Court Hears Arguments on Releasing Trump Administration Memo Claiming to Justify Caribbean Boat Strikes
Civil rights groups urge judge to review an Office of Legal Counsel opinion that justifies President Trump’s illegal lethal strikes on civilian boats as lawful acts
NEW YORK — A United States District Court in the Southern District of New York heard arguments today in a lawsuit seeking the immediate release of an Office of Legal Counsel (OLC) opinion that the Trump administration is using to justify and govern its illegal campaign of lethal strikes on civilian boats in international waters.
In today’s hearing, the American Civil Liberties Union (ACLU), New York Civil Liberties Union (NYCLU), and the Center for Constitutional Rights argued that the Trump administration cannot keep its legal justification for the boat strikes campaign secret from the American people while repeatedly referencing it in public. The groups asked the presiding judge to order the release of the OLC opinion after personally reviewing it to ensure that the administration discloses all of the disclosable legal analysis to the public.
Under the Freedom of Information Act, the government must by default disclose its records to the public. However, in court, the Trump administration took the radical position that the U.S. Constitution permits it to withhold from public view records protected by the presidential communications privilege — a privilege meant to protect advisory documents held closely to the president and his immediate staff — even if those records contain binding agency law or have been distributed to administration officials who play no role in presidential decision-making. The judge questioned the administration’s attorney about the limits and novelty of this expansive view of presidential privilege, which the government presented for the first time at oral argument, and asked him why the government has opted to keep its legal justification for the boat strikes campaign secret even after having made other similar types of legal memoranda public.
During the hearing, the government’s attorney also acknowledged that there are parts of the memo’s legal analysis that could be isolated and released to the public without revealing classified information.
“People across the country, politicians across the aisle, and the families of victims have been demanding answers as to how our government is justifying the cold-blooded murder of civilians,” said Jeffrey Stein, staff attorney with the ACLU’s National Security Project. “The Trump administration has murdered over 210 civilians with no sound legal or moral basis. At a minimum, the administration must disclose to the American people why it thinks this killing spree is lawful.”
The groups are suing to force the disclosure of a legal opinion authored by OLC — a part of the Justice Department whose opinions are generally treated as binding within the executive branch — that supposedly validates the ongoing strikes as lawful acts in an alleged “armed conflict” with unspecified “drug cartels.” Reportedly, the memo also purports to immunize personnel who authorized or took part in these unlawful strikes from future criminal prosecution for what would otherwise simply be homicides.
“The Trump administration is displacing the fundamental mandates of international law with the phony wartime rhetoric of a basic autocrat,” said Baher Azmy, legal director of the Center for Constitutional Rights. “If the OLC opinion seeks to dress up the obvious illegality of these serial homicides in legalese in order to provide cover, the public needs to see this analysis and ultimately hold accountable all those who facilitate murder in the United States’ name.”
Contrary to the government’s public assertions, the U.S. is not, and could not be, in an armed conflict with Latin American drug cartels.
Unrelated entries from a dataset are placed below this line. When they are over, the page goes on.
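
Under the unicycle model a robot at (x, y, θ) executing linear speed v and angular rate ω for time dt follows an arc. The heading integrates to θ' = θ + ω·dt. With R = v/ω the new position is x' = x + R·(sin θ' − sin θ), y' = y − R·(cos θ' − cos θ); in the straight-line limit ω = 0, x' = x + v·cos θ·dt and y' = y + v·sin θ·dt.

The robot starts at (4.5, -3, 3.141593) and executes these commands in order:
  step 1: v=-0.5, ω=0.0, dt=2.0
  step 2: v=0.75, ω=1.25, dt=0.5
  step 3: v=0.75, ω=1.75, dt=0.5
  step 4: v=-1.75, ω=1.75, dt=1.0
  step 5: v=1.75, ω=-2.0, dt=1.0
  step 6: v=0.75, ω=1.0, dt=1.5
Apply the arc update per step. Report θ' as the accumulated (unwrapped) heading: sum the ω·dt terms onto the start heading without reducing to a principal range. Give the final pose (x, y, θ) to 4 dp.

(5.2170, -4.4413, 5.8916)

step 1: θ'=3.1416 (straight) → pose (5.5000, -3.0000, 3.1416)
step 2: θ'=3.7666 (R=0.6000) → pose (5.1489, -3.1134, 3.7666)
step 3: θ'=4.6416 (R=0.4286) → pose (4.9722, -3.4307, 4.6416)
step 4: θ'=6.3916 (R=-1.0000) → pose (3.8665, -2.3658, 6.3916)
step 5: θ'=4.3916 (R=-0.8750) → pose (4.7915, -3.5116, 4.3916)
step 6: θ'=5.8916 (R=0.7500) → pose (5.2170, -4.4413, 5.8916)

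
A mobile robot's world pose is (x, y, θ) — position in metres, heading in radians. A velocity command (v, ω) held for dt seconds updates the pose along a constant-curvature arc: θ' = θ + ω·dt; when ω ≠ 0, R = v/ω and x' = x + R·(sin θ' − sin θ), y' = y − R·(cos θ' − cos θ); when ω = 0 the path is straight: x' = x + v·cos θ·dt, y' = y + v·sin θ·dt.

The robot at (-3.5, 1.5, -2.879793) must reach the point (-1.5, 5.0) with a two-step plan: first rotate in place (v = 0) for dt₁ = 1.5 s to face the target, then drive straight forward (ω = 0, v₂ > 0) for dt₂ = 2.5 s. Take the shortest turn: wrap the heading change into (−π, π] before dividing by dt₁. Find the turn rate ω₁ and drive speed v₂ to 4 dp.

heading to target = atan2(5−1.5, -1.5−-3.5) = 1.0517
Δθ = wrap(1.0517 − -2.8798) = -2.3517; ω₁ = Δθ/dt₁ = -1.5678
distance = √((-1.5−-3.5)² + (5−1.5)²) = 4.0311; v₂ = distance/dt₂ = 1.6125

ω₁ = -1.5678, v₂ = 1.6125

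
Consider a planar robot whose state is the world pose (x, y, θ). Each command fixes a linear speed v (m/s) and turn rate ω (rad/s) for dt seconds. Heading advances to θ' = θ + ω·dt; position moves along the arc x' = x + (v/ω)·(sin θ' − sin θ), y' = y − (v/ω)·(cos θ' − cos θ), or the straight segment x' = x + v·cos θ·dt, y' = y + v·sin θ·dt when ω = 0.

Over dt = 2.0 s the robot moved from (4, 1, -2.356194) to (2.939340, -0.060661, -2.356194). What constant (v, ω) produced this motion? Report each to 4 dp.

Δθ = -2.356194 − -2.356194 = 0.000000
ω = Δθ/dt = 0.000000/2.0 = 0.0000
ω = 0 → v = (Δx·cos θ + Δy·sin θ)/dt = 0.7500

v = 0.7500, ω = 0.0000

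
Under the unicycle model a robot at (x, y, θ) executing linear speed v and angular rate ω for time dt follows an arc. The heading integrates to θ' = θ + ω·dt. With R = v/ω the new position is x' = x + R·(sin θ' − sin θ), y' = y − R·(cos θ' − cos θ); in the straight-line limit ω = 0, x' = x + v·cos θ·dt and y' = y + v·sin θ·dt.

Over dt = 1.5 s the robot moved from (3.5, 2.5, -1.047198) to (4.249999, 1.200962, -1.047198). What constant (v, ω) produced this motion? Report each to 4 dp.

Δθ = -1.047198 − -1.047198 = 0.000000
ω = Δθ/dt = 0.000000/1.5 = 0.0000
ω = 0 → v = (Δx·cos θ + Δy·sin θ)/dt = 1.0000

v = 1.0000, ω = 0.0000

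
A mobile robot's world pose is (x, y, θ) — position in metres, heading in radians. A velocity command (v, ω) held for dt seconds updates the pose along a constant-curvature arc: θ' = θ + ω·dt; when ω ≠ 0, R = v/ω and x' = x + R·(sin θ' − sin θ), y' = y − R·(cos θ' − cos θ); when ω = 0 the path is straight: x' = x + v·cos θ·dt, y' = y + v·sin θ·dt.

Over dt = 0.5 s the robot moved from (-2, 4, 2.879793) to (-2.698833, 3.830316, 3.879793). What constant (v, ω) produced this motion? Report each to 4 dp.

v = 1.5000, ω = 2.0000

Δθ = 3.879793 − 2.879793 = 1.000000
ω = Δθ/dt = 1.000000/0.5 = 2.0000
R = Δx/(sin θ' − sin θ) = 0.7500
v = R·ω = 0.7500·2.0000 = 1.5000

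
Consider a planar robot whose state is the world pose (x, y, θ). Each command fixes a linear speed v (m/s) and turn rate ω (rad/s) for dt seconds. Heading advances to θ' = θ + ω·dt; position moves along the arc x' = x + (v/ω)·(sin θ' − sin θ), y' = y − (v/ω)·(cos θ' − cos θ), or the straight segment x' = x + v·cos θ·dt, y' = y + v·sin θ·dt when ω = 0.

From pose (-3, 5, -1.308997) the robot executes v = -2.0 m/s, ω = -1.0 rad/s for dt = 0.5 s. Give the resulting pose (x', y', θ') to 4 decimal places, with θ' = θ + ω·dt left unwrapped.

θ' = -1.3090 + -1.0·0.5 = -1.8090
R = v/ω = -2.0/-1.0 = 2.0000
x' = -3 + 2.0000·(sin -1.8090 − sin -1.3090) = -3.0117
y' = 5 − 2.0000·(cos -1.8090 − cos -1.3090) = 5.9895

(-3.0117, 5.9895, -1.8090)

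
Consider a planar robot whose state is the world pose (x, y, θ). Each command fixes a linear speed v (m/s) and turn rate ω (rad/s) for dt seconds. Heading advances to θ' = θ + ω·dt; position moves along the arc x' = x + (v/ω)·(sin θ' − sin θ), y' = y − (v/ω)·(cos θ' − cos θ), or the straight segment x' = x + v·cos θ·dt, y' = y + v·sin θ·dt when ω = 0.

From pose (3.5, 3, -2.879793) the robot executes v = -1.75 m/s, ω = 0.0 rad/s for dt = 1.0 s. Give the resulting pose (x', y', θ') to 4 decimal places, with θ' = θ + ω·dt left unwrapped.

(5.1904, 3.4529, -2.8798)

θ' = -2.8798 + 0.0·1.0 = -2.8798
ω = 0 → straight: x' = 3.5 + -1.75·cos(-2.8798)·1.0 = 5.1904
y' = 3 + -1.75·sin(-2.8798)·1.0 = 3.4529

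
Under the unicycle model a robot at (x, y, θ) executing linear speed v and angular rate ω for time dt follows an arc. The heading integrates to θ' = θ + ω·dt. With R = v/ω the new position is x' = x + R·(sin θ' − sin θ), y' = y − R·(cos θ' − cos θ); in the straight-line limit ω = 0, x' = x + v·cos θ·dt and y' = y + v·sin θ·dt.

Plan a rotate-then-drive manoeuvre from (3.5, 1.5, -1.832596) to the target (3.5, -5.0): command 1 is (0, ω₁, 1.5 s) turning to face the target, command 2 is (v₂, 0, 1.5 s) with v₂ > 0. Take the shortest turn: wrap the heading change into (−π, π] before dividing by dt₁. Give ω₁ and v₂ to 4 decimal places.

heading to target = atan2(-5−1.5, 3.5−3.5) = -1.5708
Δθ = wrap(-1.5708 − -1.8326) = 0.2618; ω₁ = Δθ/dt₁ = 0.1745
distance = √((3.5−3.5)² + (-5−1.5)²) = 6.5000; v₂ = distance/dt₂ = 4.3333

ω₁ = 0.1745, v₂ = 4.3333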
Under international law, an armed conflict between a state and a non-state actor exists only if the non-state actor is an “organized armed group” that is structured and disciplined like regular armed forces and is engaged in “protracted armed violence” against the state. There is no plausible argument that any drug cartel satisfies this test vis-a-vis the United States.
“The public deserves to know how the Trump administration is rubber-stamping the killing of civilians in the Caribbean,” said Ify Chikezie, staff attorney at the New York Civil Liberties Union. “By claiming that these attacks are legal while refusing to provide any evidence or rationale, President Trump shows once again his disdain for basic transparency, human rights, and the rule of law. The court must step in and order the administration to release these documents immediately.”
Since Sept. 2, the Trump administration’s lethal strikes on boats have murdered at least 200 civilians, in clear violation of domestic and international law. In addition to a lawsuit enforcing a FOIA request on the OLC memo, the ACLU and Center for Constitutional Rights have also filed a lawsuit on behalf of two families from Trinidad & Tobago who are seeking redress after a U.S. boat strike killed their loved ones, and held a hearing at the Inter-American Commission on Human Rights on how the problematic lethal-strike policy violates international law and is an unconstitutional claim of executive power.